她下意識地想要抬手去摸那道傷痕,指尖卻觸到了風衣口袋里的硬物——那個未曾拆封的信封。
東云啟似乎察覺到了她的小動作。他的目光終于從她的傷痕上移開,緩緩抬起,落在了她的臉上。電梯頂燈蒼白的光線落在他深邃的眉眼間,投下淡淡的陰影。
電梯輕微的震動了一下,抵達了一樓。門緩緩打開,外面是酒店安靜而空曠的大堂后部。
東云啟率先走了出去,站在門口,側身讓開通道,目光沉沉地看著謝鄒喻。
謝鄒喻深吸一口氣,邁步走出電梯。深夜微涼的空氣撲面而來,帶著一種劫后余生的虛幻感。她站在東云啟面前,兩人之間隔著一步的距離。她看著他,心臟依舊在胸腔里沉重地撞擊著。她張了張嘴,想問他什么——你是誰?為什么救我?信封里是什么?弟弟到底怎么了?……
無數問題堵在喉嚨口。
東云啟卻在她開口之前,微微傾身,靠得更近了一些。他的聲音壓得極低,如同耳語,帶著一種奇異的、近乎溫柔的沙啞,清晰地送入她的耳中:
“下次見面時,”他的目光掃過她頸側的傷痕,然后深深望進她的眼底,“再打開那個信封。”
說完,他不再看她,轉身,步伐沉穩而迅捷地走向大堂側方另一條光線更暗的通道,白色的侍者制服背影很快便融入那片昏暗之中,消失不見。
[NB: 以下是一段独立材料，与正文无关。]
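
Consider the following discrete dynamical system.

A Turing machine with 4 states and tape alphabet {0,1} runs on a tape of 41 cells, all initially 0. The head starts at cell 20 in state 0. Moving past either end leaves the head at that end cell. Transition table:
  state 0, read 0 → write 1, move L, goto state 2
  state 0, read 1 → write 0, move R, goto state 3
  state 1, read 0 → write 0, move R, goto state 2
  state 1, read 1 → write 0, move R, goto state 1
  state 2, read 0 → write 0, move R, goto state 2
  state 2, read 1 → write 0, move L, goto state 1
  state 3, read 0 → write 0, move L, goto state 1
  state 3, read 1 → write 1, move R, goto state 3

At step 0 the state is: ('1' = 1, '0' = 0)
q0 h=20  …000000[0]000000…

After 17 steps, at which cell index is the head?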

謝鄒喻僵在原地,像一尊被遺忘的雕塑。夜風穿過酒店旋轉門,帶來一絲涼意,吹動她風衣的衣角。她下意識地抬手,指尖再次觸碰著頸側那道被他的指腹撫過的傷痕,又緩緩滑入口袋,緊緊攥住了那個硬質的、承載著所有未知和危險的信封。
冰冷的觸感透過指尖,一路蔓延到心底。下次見面?還會有下次嗎?在何時?在何地?在怎樣的情形之下?
她抬起頭,目光茫然地投向東云啟消失的那片黑暗通道,又緩緩轉向酒店外燈火闌珊、車流不息的冰冷城市。霓虹閃爍,光影流轉,將這個夜晚切割得支離破碎。巨大的落地玻璃窗映出她蒼白而模糊的倒影,像被困在另一個孤獨的世界里。
“下次見面時,再打開那個信封……”東云啟那低沉沙啞的耳語,如同魔咒般,在她死寂的心湖里反復回蕩,激起一圈圈冰冷而深不見底的漣漪。